Mise en garde du gouverneur de la Banque d’Angleterre contre «le spectre du communisme»

Prononcé à l’Université John Moores de Liverpool, le discours de Mark Carney s’intitulait «Le spectre du monétarisme» et a été présenté comme traitant de «la politique monétaire et l’inégalité».

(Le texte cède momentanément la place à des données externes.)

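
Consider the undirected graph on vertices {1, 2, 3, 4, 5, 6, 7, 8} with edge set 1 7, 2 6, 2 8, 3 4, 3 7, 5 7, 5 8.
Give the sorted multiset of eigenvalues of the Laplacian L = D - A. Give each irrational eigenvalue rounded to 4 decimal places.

Reading degrees in the order [1, 2, 3, 4, 5, 6, 7, 8] gives [1, 2, 2, 1, 2, 1, 3, 2]; set D = diag(1, 2, 2, 1, 2, 1, 3, 2) and form L = D - A. Diagonalising L (or applying a numerical eigensolver to the 8x8 matrix) gives the spectrum above. There is one zero in the spectrum, matching the 1 component.

[0, 0.1864, 0.5858, 1, 2, 2.4707, 3.4142, 4.3429]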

Le monétarisme n’était cependant pas le fantôme que Carney voulait exorciser. Il a parlé devant une image massive projetée de Karl Marx accompagnée du frontispice de son œuvre séminale sur les lois objectives du capitalisme, Le Capital. Carney a commencé son discours en disant que les revenus réels diminuaient depuis une décennie, que le legs d’une «grave crise financière» pesait sur la confiance et la croissance, et que la nature du travail avait été «perturbée par une révolution technologique».

Il a ensuite révélé qu’il ne parlait pas du XXIe siècle, mais bien «du milieu du XIXe siècle... alors que Karl Marx gribouillait à la British Library qu’“Un spectre hante l’Europe, le spectre du communisme”».

La comparaison de Carney entre aujourd’hui et la période de crise révolutionnaire qui a saisi l’Europe en 1848, année où Marx publia le Manifeste du Parti communiste, a ensuite été suivie d’un portrait du dernier quart de siècle, au cours duquel «une série de profondes perturbations sont survenues quant à la façon dont nous travaillons, faisons des affaires, consommons et vivons.»

Graphique illustrant la croissance du salaire réel la plus faible depuis le XIX

La chute du mur de Berlin et les réformes capitalistes initiées par Deng Xiaoping ont «entrainé l’intégration du tiers de l’humanité dans la main-d’œuvre mondiale».

«L’approfondissement de la relation symbiotique entre les marchés mondiaux et les progrès technologiques a permis de sortir de la pauvreté plus d’un milliard de personnes», a affirmé Carney – prenant comme point de référence la définition de la pauvreté de la Banque mondiale, c’est-à-dire un salaire de moins de 1,90 $ par jour. Mais avec cette supposée abondance de richesses a-t-il poursuivi, plutôt que d’avoir apporté «un nouvel âge d’or, la mondialisation est associée à des salaires bas, des emplois précaires, des sociétés apatrides et des inégalités frappantes.»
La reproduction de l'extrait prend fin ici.